Après l'hommage à Visconti l'année dernière, vous avez cette année une mini rétrospective de l'œuvre de Sokurov…
L'année dernière, le programme très ambitieux conçu en hommage à Visconti s'inscrivait en parallèle à une série de commémorations (100ème anniversaire de la naissance du maestro; 25ème anniversaire du jumelage des villes d'Osaka et Milan…). Pour cette 14ème édition, il n'existe pas de contexte particulier qui ait guidé nos choix au moment d'élaborer les programmes rétrospectifs… si ce n'est le fait que nous envisagions depuis un certain temps de faire quelque chose autour de l'oeuvre de Sokurov. N'ayant pu mener à terme notre projet d'inclure The Sun au programme de l'année dernière, nous avons immédiatement adhéré a la proposition d'un cinéma de la ville de rendre un hommage à Sokurov à travers une courte rétrospective. Courte, par définition, puisqu'il s'agit de rassembler les trois films que le réalisateur russe a consacré à trois figures "sympathiques" et non moins historiques du 20ème siècle (l'empereur Hiro Hito, Lénine et Hitler). Une autre rétrospective rassemble cinq longs-métrages et cinq courts-métrages marquants de la très riche, et totalement inconnue au Japon, production documentaire suédoise. Magnifique rétrospective qui n'aurait pu exister sans la passion et la rigueur des dirigeants du Swedish Film Institute, Nous espérons avec cette initiative renouveler l'immense et, je dois même le confesser, succès inattendu rencontré l'année dernière par la rétrospective consacrée au cinéma tchèque.

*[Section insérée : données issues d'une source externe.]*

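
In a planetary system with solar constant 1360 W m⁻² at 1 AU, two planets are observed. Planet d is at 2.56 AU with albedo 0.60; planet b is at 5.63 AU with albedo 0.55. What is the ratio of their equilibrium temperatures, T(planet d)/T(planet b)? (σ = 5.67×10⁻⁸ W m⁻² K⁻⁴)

T_eq = [S₀(1−A)/(4σd²)]^(1/4), so T ∝ (1−A)^(1/4) / √d.
T₁ = [1360×0.40/(4×5.67×10⁻⁸×2.56²)]^(1/4) = 138.31 K.
T₂ = [1360×0.45/(4×5.67×10⁻⁸×5.63²)]^(1/4) = 96.06 K.

T₁/T₂ ≈ 1.440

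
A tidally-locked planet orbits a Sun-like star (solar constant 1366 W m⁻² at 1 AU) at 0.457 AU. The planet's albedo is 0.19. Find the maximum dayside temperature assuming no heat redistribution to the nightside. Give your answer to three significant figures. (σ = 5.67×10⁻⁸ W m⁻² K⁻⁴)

T_ss ≈ 553 K

Flux at 0.457 AU: S = 1366/0.457² = 6540 W m⁻².
With no redistribution each surface element balances locally: S(1−A) = σT⁴.
T = [6540 × 0.81 / 5.67×10⁻⁸]^(1/4) = (9.34×10¹⁰)^(1/4) = 553 K.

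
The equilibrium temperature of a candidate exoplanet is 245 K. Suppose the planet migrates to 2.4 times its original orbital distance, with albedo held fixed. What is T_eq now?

T_eq ∝ L^(1/4) · d^(−1/2).
T′ = 245 / 2.4^(1/2) = 158 K.

T_eq ≈ 158 K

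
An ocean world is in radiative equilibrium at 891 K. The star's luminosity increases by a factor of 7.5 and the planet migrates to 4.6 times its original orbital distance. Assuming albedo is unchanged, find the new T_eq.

T_eq ∝ L^(1/4) · d^(−1/2).
T′ = 891 × 7.5^(1/4) / 4.6^(1/2) = 687 K.

T_eq ≈ 687 K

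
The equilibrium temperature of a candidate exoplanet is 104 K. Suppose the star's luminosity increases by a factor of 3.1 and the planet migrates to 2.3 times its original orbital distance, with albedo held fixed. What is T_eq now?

T_eq ≈ 91.0 K

T_eq ∝ L^(1/4) · d^(−1/2).
T′ = 104 × 3.1^(1/4) / 2.3^(1/2) = 91.0 K.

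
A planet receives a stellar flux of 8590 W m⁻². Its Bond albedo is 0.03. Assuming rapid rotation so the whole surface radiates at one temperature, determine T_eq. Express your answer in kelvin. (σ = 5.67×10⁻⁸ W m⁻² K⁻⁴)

T_eq ≈ 438 K

Energy balance: absorbed = emitted ⇒ πR²·S(1−A) = 4πR²·σT_eq⁴, so T_eq⁴ = S(1−A)/(4σ).
T_eq = [8590 × 0.97 / (4 × 5.67×10⁻⁸)]^(1/4) = (3.67×10¹⁰)^(1/4) = 438 K.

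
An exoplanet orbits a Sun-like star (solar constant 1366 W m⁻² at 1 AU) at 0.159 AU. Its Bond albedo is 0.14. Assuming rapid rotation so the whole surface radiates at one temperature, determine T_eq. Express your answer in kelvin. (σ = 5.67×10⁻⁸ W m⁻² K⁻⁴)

Flux at 0.159 AU: S = 1366/0.159² = 5.40×10⁴ W m⁻².
Energy balance: absorbed = emitted ⇒ πR²·S(1−A) = 4πR²·σT_eq⁴, so T_eq⁴ = S(1−A)/(4σ).
T_eq = [5.40×10⁴ × 0.86 / (4 × 5.67×10⁻⁸)]^(1/4) = (2.05×10¹¹)^(1/4) = 673 K.

T_eq ≈ 673 K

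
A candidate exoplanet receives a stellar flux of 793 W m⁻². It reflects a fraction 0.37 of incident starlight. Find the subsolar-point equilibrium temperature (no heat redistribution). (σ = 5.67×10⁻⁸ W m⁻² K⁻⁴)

At the subsolar point the surface absorbs S(1−A) and emits σT⁴ per unit area — no factor of 4, since only the local patch is in balance.
T = [793 × 0.63 / 5.67×10⁻⁸]^(1/4) = (8.81×10⁹)^(1/4) = 306 K.

T_ss ≈ 306 K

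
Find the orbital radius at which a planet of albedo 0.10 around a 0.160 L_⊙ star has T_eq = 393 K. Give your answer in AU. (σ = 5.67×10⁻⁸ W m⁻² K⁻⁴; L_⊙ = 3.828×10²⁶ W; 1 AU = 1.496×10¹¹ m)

L = 0.160 × 3.828×10²⁶ = 6.12×10²⁵ W.
From T_eq⁴ = L(1−A)/(16πσd²): d = √[L(1−A)/(16πσT_eq⁴)].
d = √[6.12×10²⁵ × 0.90 / (16π × 5.67×10⁻⁸ × (393)⁴)] = 2.85×10¹⁰ m = 0.190 AU.

d ≈ 0.190 AU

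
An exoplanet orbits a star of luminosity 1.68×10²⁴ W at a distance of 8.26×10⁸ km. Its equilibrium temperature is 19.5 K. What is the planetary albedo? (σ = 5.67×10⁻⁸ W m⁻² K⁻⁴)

d = 8.26×10⁸ km = 8.26×10¹¹ m.
Flux: S = L/(4πd²) = 1.68×10²⁴/(4π×(8.26×10¹¹)²) = 0.196 W m⁻².
From T_eq⁴ = S(1−A)/(4σ): 1−A = 4σT_eq⁴/S.
1−A = 4 × 5.67×10⁻⁸ × (19.5)⁴ / 0.196 = 0.167.

A ≈ 0.83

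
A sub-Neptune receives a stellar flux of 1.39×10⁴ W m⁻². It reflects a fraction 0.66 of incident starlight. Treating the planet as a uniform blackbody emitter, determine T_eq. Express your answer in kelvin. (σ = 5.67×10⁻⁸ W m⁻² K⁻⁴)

T_eq ≈ 380 K

Energy balance: absorbed = emitted ⇒ πR²·S(1−A) = 4πR²·σT_eq⁴, so T_eq⁴ = S(1−A)/(4σ).
T_eq = [1.39×10⁴ × 0.34 / (4 × 5.67×10⁻⁸)]^(1/4) = (2.08×10¹⁰)^(1/4) = 380 K.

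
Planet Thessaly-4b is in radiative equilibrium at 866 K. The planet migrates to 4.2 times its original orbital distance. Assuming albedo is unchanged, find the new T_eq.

T_eq ∝ L^(1/4) · d^(−1/2).
T′ = 866 / 4.2^(1/2) = 423 K.

T_eq ≈ 423 K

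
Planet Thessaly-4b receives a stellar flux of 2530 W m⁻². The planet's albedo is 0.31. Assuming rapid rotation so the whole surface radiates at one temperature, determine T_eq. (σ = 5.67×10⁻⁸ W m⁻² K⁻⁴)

Energy balance: absorbed = emitted ⇒ πR²·S(1−A) = 4πR²·σT_eq⁴, so T_eq⁴ = S(1−A)/(4σ).
T_eq = [2530 × 0.69 / (4 × 5.67×10⁻⁸)]^(1/4) = (7.70×10⁹)^(1/4) = 296 K.

T_eq ≈ 296 K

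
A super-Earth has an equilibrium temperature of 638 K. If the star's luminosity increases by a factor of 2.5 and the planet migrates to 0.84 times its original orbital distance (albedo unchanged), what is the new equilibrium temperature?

T_eq ≈ 875 K

T_eq ∝ L^(1/4) · d^(−1/2).
T′ = 638 × 2.5^(1/4) / 0.84^(1/2) = 875 K.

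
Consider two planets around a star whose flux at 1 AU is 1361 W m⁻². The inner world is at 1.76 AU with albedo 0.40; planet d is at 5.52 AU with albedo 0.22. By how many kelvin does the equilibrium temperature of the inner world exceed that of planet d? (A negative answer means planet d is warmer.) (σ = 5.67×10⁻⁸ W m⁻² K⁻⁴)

T_eq = [S₀(1−A)/(4σd²)]^(1/4), so T ∝ (1−A)^(1/4) / √d.
T₁ = [1361×0.60/(4×5.67×10⁻⁸×1.76²)]^(1/4) = 184.64 K.
T₂ = [1361×0.78/(4×5.67×10⁻⁸×5.52²)]^(1/4) = 111.33 K.

ΔT ≈ 73.3 K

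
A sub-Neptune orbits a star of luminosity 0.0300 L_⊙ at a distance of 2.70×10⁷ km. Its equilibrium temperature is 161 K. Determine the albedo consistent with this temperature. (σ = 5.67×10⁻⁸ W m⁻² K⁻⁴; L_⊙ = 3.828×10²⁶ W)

d = 2.70×10⁷ km = 2.70×10¹⁰ m.
L = 0.0300 × 3.828×10²⁶ = 1.15×10²⁵ W.
Flux: S = L/(4πd²) = 1.15×10²⁵/(4π×(2.70×10¹⁰)²) = 1250 W m⁻².
From T_eq⁴ = S(1−A)/(4σ): 1−A = 4σT_eq⁴/S.
1−A = 4 × 5.67×10⁻⁸ × (161)⁴ / 1250 = 0.122.

A ≈ 0.88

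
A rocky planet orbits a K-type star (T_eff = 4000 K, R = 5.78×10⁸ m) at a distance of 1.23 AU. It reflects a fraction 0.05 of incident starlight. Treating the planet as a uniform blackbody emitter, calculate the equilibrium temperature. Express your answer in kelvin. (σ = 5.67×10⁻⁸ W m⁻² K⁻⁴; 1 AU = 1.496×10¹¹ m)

d = 1.23 AU = 1.84×10¹¹ m.
L = 4πR_⋆²σT_⋆⁴ = 4π(5.78×10⁸)² × 5.67×10⁻⁸ × (4000)⁴ = 6.09×10²⁵ W.
S = L/(4πd²) = 143 W m⁻².
Energy balance: absorbed = emitted ⇒ πR²·S(1−A) = 4πR²·σT_eq⁴, so T_eq⁴ = S(1−A)/(4σ).
T_eq = [143 × 0.95 / (4 × 5.67×10⁻⁸)]^(1/4) = (6.00×10⁸)^(1/4) = 157 K.

T_eq ≈ 157 K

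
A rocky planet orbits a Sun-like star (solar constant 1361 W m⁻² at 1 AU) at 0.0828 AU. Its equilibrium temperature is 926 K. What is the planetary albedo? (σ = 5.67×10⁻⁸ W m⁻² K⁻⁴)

Flux at 0.0828 AU: S = 1361/0.0828² = 1.99×10⁵ W m⁻².
From T_eq⁴ = S(1−A)/(4σ): 1−A = 4σT_eq⁴/S.
1−A = 4 × 5.67×10⁻⁸ × (926)⁴ / 1.99×10⁵ = 0.840.

A ≈ 0.16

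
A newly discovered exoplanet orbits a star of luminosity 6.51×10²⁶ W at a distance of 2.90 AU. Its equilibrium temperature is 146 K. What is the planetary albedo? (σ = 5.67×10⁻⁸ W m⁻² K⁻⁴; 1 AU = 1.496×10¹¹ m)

d = 2.90 AU = 4.34×10¹¹ m.
Flux: S = L/(4πd²) = 6.51×10²⁶/(4π×(4.34×10¹¹)²) = 275 W m⁻².
From T_eq⁴ = S(1−A)/(4σ): 1−A = 4σT_eq⁴/S.
1−A = 4 × 5.67×10⁻⁸ × (146)⁴ / 275 = 0.374.

A ≈ 0.63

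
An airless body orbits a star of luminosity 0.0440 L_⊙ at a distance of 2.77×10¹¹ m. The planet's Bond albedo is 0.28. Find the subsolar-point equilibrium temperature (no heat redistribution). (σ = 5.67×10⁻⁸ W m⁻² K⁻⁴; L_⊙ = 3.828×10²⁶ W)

T_ss ≈ 122 K

L = 0.0440 × 3.828×10²⁶ = 1.68×10²⁵ W.
Flux: S = L/(4πd²) = 1.68×10²⁵/(4π×(2.77×10¹¹)²) = 17.5 W m⁻².
At the subsolar point the surface absorbs S(1−A) and emits σT⁴ per unit area — no factor of 4, since only the local patch is in balance.
T = [17.5 × 0.72 / 5.67×10⁻⁸]^(1/4) = (2.22×10⁸)^(1/4) = 122 K.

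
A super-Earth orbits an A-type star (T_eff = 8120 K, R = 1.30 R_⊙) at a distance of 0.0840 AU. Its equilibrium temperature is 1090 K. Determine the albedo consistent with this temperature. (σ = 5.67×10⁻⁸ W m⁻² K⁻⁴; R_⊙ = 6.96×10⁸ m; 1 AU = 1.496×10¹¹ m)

A ≈ 0.75

R_⋆ = 1.30 × 6.96×10⁸ = 9.05×10⁸ m.
d = 0.0840 AU = 1.26×10¹⁰ m.
L = 4πR_⋆²σT_⋆⁴ = 4π(9.05×10⁸)² × 5.67×10⁻⁸ × (8120)⁴ = 2.54×10²⁷ W.
S = L/(4πd²) = 1.28×10⁶ W m⁻².
From T_eq⁴ = S(1−A)/(4σ): 1−A = 4σT_eq⁴/S.
1−A = 4 × 5.67×10⁻⁸ × (1090)⁴ / 1.28×10⁶ = 0.251.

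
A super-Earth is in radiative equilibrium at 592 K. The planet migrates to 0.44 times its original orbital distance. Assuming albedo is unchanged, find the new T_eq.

T_eq ∝ L^(1/4) · d^(−1/2).
T′ = 592 / 0.44^(1/2) = 892 K.

T_eq ≈ 892 K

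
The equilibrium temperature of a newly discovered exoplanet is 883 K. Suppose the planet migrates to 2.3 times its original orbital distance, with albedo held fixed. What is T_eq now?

T_eq ≈ 582 K

T_eq ∝ L^(1/4) · d^(−1/2).
T′ = 883 / 2.3^(1/2) = 582 K.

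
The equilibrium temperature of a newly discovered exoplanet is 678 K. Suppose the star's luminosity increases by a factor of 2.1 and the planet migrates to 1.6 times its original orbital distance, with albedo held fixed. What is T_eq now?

T_eq ≈ 645 K

T_eq ∝ L^(1/4) · d^(−1/2).
T′ = 678 × 2.1^(1/4) / 1.6^(1/2) = 645 K.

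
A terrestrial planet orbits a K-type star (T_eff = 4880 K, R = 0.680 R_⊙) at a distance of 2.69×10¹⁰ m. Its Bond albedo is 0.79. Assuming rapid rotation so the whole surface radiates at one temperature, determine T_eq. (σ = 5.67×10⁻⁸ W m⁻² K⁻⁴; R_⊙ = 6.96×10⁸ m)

R_⋆ = 0.680 × 6.96×10⁸ = 4.73×10⁸ m.
L = 4πR_⋆²σT_⋆⁴ = 4π(4.73×10⁸)² × 5.67×10⁻⁸ × (4880)⁴ = 9.05×10²⁵ W.
S = L/(4πd²) = 9950 W m⁻².
Energy balance: absorbed = emitted ⇒ πR²·S(1−A) = 4πR²·σT_eq⁴, so T_eq⁴ = S(1−A)/(4σ).
T_eq = [9950 × 0.21 / (4 × 5.67×10⁻⁸)]^(1/4) = (9.22×10⁹)^(1/4) = 310 K.

T_eq ≈ 310 K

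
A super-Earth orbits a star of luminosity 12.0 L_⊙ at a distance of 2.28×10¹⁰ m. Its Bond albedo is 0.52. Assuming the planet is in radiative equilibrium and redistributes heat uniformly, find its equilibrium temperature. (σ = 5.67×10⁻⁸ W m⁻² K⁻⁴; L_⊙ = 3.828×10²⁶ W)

L = 12.0 × 3.828×10²⁶ = 4.59×10²⁷ W.
Flux: S = L/(4πd²) = 4.59×10²⁷/(4π×(2.28×10¹⁰)²) = 7.03×10⁵ W m⁻².
Energy balance: absorbed = emitted ⇒ πR²·S(1−A) = 4πR²·σT_eq⁴, so T_eq⁴ = S(1−A)/(4σ).
T_eq = [7.03×10⁵ × 0.48 / (4 × 5.67×10⁻⁸)]^(1/4) = (1.49×10¹²)^(1/4) = 1100 K.

T_eq ≈ 1100 K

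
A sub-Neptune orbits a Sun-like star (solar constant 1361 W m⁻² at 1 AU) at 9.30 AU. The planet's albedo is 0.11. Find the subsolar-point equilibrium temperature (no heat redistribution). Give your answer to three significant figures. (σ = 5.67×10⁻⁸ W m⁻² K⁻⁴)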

Quel est le feedback que vous avez des professionnels locaux, notamment des distributeurs ?
Pour ce qui concerne les réactions et les considérations des professionnels, elles sont certainement très diverses. De ce qui nous parvient, les réactions semblent plutôt positives, voire même très positives. J'ai à l'esprit la remarque du président d'une société de distribution qui, s'étant rendu pour la première fois au festival l'année dernière, regrettait de ne pas y avoir participé les années précédentes. Pour sûr, il sera parmi nous cette année. Alors j'en resterai aux faits: quatre des films du programme de l'année dernière ont été par la suite exploités en salles, un diffuseur vidéo travaille actuellement à l'édition d'une collection autour des films présentés à Osaka et le plus grand réseau de location de vidéos au Japon a ouvert pendant un mois un rayon consacré aux films sélectionnés par nous au cours des années précédentes. D'autre part, cette année, trois salles de cinéma sont étroitement associées à la mise en oeuvre du festival (deux à Osaka, une à Tokyo), cinq distributeurs (pour six films sur les onze présentés dans la section des avant-premières) ont souhaité que leur film fasse partie de la sélection officielle, et certains sont devenus de fidèles collaborateurs. Je crois que tout cela constitue un signe tangible de la confiance que nous portent de nombreux professionnels ici.